Comédie sur un quai de gare

Dossier : Arts, Lettres et SciencesMagazine N°564 Avril 2001Par : Samuel BENCHÉRITRédacteur : Philippe OBLIN (46)

Aux envolées tri­buni­ti­ennes des Pères fon­da­teurs de la République, la gent poli­tique préfère de nos jours les petites phras­es. Les esprits cha­grins sont par­fois ten­tés d’y voir comme une baisse de tonus. Or voici que le théâtre y vient aus­si. Faut-il y dis­cern­er le même signe ?

Sur un quai de gare se tien­nent un soir trois per­son­nages : un père et sa fille, un incon­nu. Ils atten­dent le train n° 817 à des­ti­na­tion de Paris – entre nous, cela ne peut arriv­er : les trains impairs vien­nent de Paris, et non l’inverse – mais peu importe cette remar­que idiote car nous ne sommes pas au Théâtre Antoine, jadis tem­ple du réal­isme forcené. Ce train a du retard, ce qui, au con­traire, arrive plus sou­vent qu’on le voudrait par les temps qui courent, mais peu importe encore.

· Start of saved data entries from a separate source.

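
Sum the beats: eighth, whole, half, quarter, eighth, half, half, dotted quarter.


Working:
Beat values:
  eighth = 0.5 beats
  whole = 4 beats
  half = 2 beats
  quarter = 1 beat
  eighth = 0.5 beats
  half = 2 beats
  half = 2 beats
  dotted quarter = 1.5 beats
Sum = 0.5 + 4 + 2 + 1 + 0.5 + 2 + 2 + 1.5
= 13.5 beats


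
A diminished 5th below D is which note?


A 5th spans 5 letter names, so from D we land on G
A diminished 5th = 6 semitones below D
Spell G at that pitch: G#
= G#


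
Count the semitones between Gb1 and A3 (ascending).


Absolute semitone position = octave×12 + chromatic position
Gb1: 1×12 + 6 = 18
A3: 3×12 + 9 = 45
Difference = 45 - 18 = 27
= 27 semitones


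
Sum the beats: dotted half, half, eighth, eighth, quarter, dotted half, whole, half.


Beat values:
  dotted half = 3 beats
  half = 2 beats
  eighth = 0.5 beats
  eighth = 0.5 beats
  quarter = 1 beat
  dotted half = 3 beats
  whole = 4 beats
  half = 2 beats
Sum = 3 + 2 + 0.5 + 0.5 + 1 + 3 + 4 + 2
= 16 beats


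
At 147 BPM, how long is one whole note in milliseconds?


Let's work it out.
One quarter-note beat = 60000 / BPM = 60000 / 147 ms
Whole note = 4 × quarter note
Duration = 4 × 60000 / 147 = 240000 / 147
= 1632.7 ms


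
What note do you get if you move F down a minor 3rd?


Let's work it out.
minor 3rd: 3 letter names, 3 semitones
Letter: F - 2 → D
Pitch: F - 3 semitones, spelled as a D → D
= D


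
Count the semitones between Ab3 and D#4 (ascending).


Reasoning:
Absolute semitone position = octave×12 + chromatic position
Ab3: 3×12 + 8 = 44
D#4: 4×12 + 3 = 51
Difference = 51 - 44 = 7
= 7 semitones


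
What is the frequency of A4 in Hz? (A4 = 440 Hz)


f = 440 × 2^(n/12) where n = semitones from A4
A4: 0 semitones from A4
f = 440 × 2^(0/12)
f = 440.00 Hz


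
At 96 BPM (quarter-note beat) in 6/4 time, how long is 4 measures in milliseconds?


Quarter-note beat duration = 60000 / 96 ms
Beats per measure (6/4) = 6
One measure = 6 × 60000 / 96 = 360000 / 96 ms
4 measures = 4 × 360000 / 96 = 1440000 / 96
= 15000.0 ms


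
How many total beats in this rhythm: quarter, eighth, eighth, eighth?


Let's work it out.
Beat values:
  quarter = 1 beat
  eighth = 0.5 beats
  eighth = 0.5 beats
  eighth = 0.5 beats
Sum = 1 + 0.5 + 0.5 + 0.5
= 2.5 beats


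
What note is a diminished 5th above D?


Working:
A 5th spans 5 letter names, so from D we land on A
A diminished 5th = 6 semitones above D
Spell A at that pitch: Ab
= Ab


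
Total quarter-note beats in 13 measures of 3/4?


Reasoning:
Time signature 3/4: the bottom number 4 means the quarter note gets one count
The top number 3 means 3 quarter-note beats per measure
Total = 3 × 13 measures
= 39 quarter-note beats


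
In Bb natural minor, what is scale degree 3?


Natural minor scale pattern: W-H-W-W-H-W-W (2-1-2-2-1-2-2 semitones)
Starting from Bb:
  Bb + 2 semitones → C
  C + 1 semitone → Db
  Db + 2 semitones → Eb
  Eb + 2 semitones → F
  F + 1 semitone → Gb
  Gb + 2 semitones → Ab
  Ab + 2 semitones → Bb
Scale: Bb C Db Eb F Gb Ab
Degree 3 = Db


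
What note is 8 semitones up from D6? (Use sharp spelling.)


Step by step:
D6: chromatic position 2 in octave 6 → absolute = 6×12 + 2 = 74
Transpose up 8: 74 + 8 = 82
82 = 6×12 + 10 → A# in octave 6
Result = A#6


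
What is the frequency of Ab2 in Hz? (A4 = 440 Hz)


f = 440 × 2^(n/12) where n = semitones from A4
Ab2: -25 semitones from A4
f = 440 × 2^(-25/12)
f = 103.83 Hz


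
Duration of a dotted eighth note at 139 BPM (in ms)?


Step by step:
One quarter-note beat = 60000 / BPM = 60000 / 139 ms
Dotted eighth note = 3/4 × quarter note
Duration = 3/4 × 60000 / 139 = 45000 / 139
= 323.7 ms


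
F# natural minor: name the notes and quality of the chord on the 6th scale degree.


Solution.
F# natural minor scale: F# G# A B C# D E
Diatonic triad on degree 6 stacks scale notes 6, 1, 3: D F# A
D→F# = 4 semitones; D→A = 7 semitones → major triad
= D F# A (major)


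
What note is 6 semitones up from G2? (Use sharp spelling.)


Solution.
G2: chromatic position 7 in octave 2 → absolute = 2×12 + 7 = 31
Transpose up 6: 31 + 6 = 37
37 = 3×12 + 1 → C# in octave 3
Result = C#3


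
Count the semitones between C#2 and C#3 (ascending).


Absolute semitone position = octave×12 + chromatic position
C#2: 2×12 + 1 = 25
C#3: 3×12 + 1 = 37
Difference = 37 - 25 = 12
= 12 semitones


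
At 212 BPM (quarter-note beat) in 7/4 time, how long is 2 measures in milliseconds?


Reasoning:
Quarter-note beat duration = 60000 / 212 ms
Beats per measure (7/4) = 7
One measure = 7 × 60000 / 212 = 420000 / 212 ms
2 measures = 2 × 420000 / 212 = 840000 / 212
= 3962.3 ms


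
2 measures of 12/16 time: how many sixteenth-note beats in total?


Solution.
Time signature 12/16: the bottom number 16 means the sixteenth note gets one count
The top number 12 means 12 sixteenth-note beats per measure
Total = 12 × 2 measures
= 24 sixteenth-note beats


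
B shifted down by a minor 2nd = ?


minor 2nd: 2 letter names, 1 semitones
Letter: B - 1 → A
Pitch: B - 1 semitones, spelled as an A → A#
= A#


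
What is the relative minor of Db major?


Let's work it out.
The relative minor shares the major's key signature and starts on its 6th degree
6th degree = a major 6th above the tonic; a major 6th above Db is Bb
→ relative minor of Db major is Bb minor
= Bb minor


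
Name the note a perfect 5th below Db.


Step by step:
A 5th spans 5 letter names, so from D we land on G
A perfect 5th = 7 semitones below Db
Spell G at that pitch: Gb
= Gb


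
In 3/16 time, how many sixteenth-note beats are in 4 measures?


Let's work it out.
Time signature 3/16: the bottom number 16 means the sixteenth note gets one count
The top number 3 means 3 sixteenth-note beats per measure
Total = 3 × 4 measures
= 12 sixteenth-note beats


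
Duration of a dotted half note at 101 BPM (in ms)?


Working:
One quarter-note beat = 60000 / BPM = 60000 / 101 ms
Dotted half note = 3 × quarter note
Duration = 3 × 60000 / 101 = 180000 / 101
= 1782.2 ms


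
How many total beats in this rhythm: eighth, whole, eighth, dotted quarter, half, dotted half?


Step by step:
Beat values:
  eighth = 0.5 beats
  whole = 4 beats
  eighth = 0.5 beats
  dotted quarter = 1.5 beats
  half = 2 beats
  dotted half = 3 beats
Sum = 0.5 + 4 + 0.5 + 1.5 + 2 + 3
= 11.5 beats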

C’est au con­traire néces­saire au déroule­ment de la pièce.

Durant leur attente, les trois per­son­nages échangent de petites phras­es, en rap­port avec la sit­u­a­tion dans quoi ils se trou­vent. Le Père et la Fille vont à Paris pour ten­ter de s’engager dans des vies nou­velles, mais séparées, ce qui leur sera infin­i­ment dif­fi­cile : le père, veuf, a élevé seul sa fille depuis sa très petite enfance, et ils sont attachés l’un à l’autre par une ten­dresse pro­fonde. Mais, comme dit le Père : Si nous con­tin­uons à vivre ensem­ble, tu fini­ras par devenir plus vieille que moi. L’Inconnu va aus­si à Paris, lui pour y ouvrir un bar-tabac. Une idylle se noue entre lui et la Fille, sous le regard tour à tour appro­ba­teur et hos­tile du Père.

Tel est le con­tenu de Comédie sur un quai de gare, écrite et mise en scène par Samuel Benchérit, jouée par J.-L. Trintig­nant, le Père, sa fille Marie, la Fille, et P. Lizana, l’Inconnu.

M. Benchérit se mon­tre un excel­lent met­teur en scène. Dans un décor aus­si dépouil­lé qu’un vrai quai de gare, gar­ni de trois bancs, d’un Repère C et d’un haut-par­leur, il fait évoluer les trois pro­tag­o­nistes en jouant avec une dis­crète habileté de leurs posi­tions respec­tives sur les bancs, selon les sen­ti­ments, fluc­tu­ants, qui les tra­versent. Il a aus­si de bonnes trou­vailles de dra­maturge : son idée, par exem­ple, de con­fi­er au haut-par­leur non seule­ment les annonces de retard et autres néces­sités fer­rovi­aires, mais de lui attribuer en sus une fonc­tion de con­fi­dent du Père, demeuré un moment seul sur le quai. C’est inat­ten­du, et saisissant.

Mal­heureuse­ment, le même jeu recom­mence presque aus­sitôt avec la Fille, à son tour esseulée. Cela sent alors ter­ri­ble­ment son procédé. On le regrette car les deux dia­logues ont l’un et l’autre une forte puis­sance d’évocation du désar­roi dans quoi errent ces deux êtres.

Venons-en pour­tant aux petites phras­es. Elles sont, hélas, le plus sou­vent d’une minceur extrême, proches de l’insignifiance, comme si l’auteur n’avait pas su aller au bout de son thème dra­ma­tique, pour­tant riche. Bien que la salle par moments glousse de rire, cela n’a guère la cocasserie d’un Ionesco, ni l’éblouissante absur­dité d’un Beck­ett. Cette impres­sion de ténu­ité était accen­tuée par l’insuffisance vocale des deux hommes. Même J.-L. Trintig­nant, qui a pour­tant du méti­er, et Dieu sait quel, on peinait trop sou­vent à le comprendre.

Sans doute, les cir­con­stances appelaient les pro­tag­o­nistes à susurrer plutôt qu’à crier comme des furies. Mais l’art du comé­di­en n’est-il pas juste­ment de paraître mar­mon­ner entre ses dents si la sit­u­a­tion l’exige, mais de garder pour­tant une dic­tion nette ? Aus­si sur­prenant que ce soit de la part d’un très grand, passé en ses jeunes années par l’école de Dullin, ce n’était pas le cas.

De sorte que des filets de voix au ser­vice d’un texte bien mince ne fai­saient pas du très grand théâtre. Cela était d’autant plus dom­mage qu’on ne s’en sen­tait pas très loin, tant par l’intemporalité du sujet que par la qual­ité de présence des comédiens.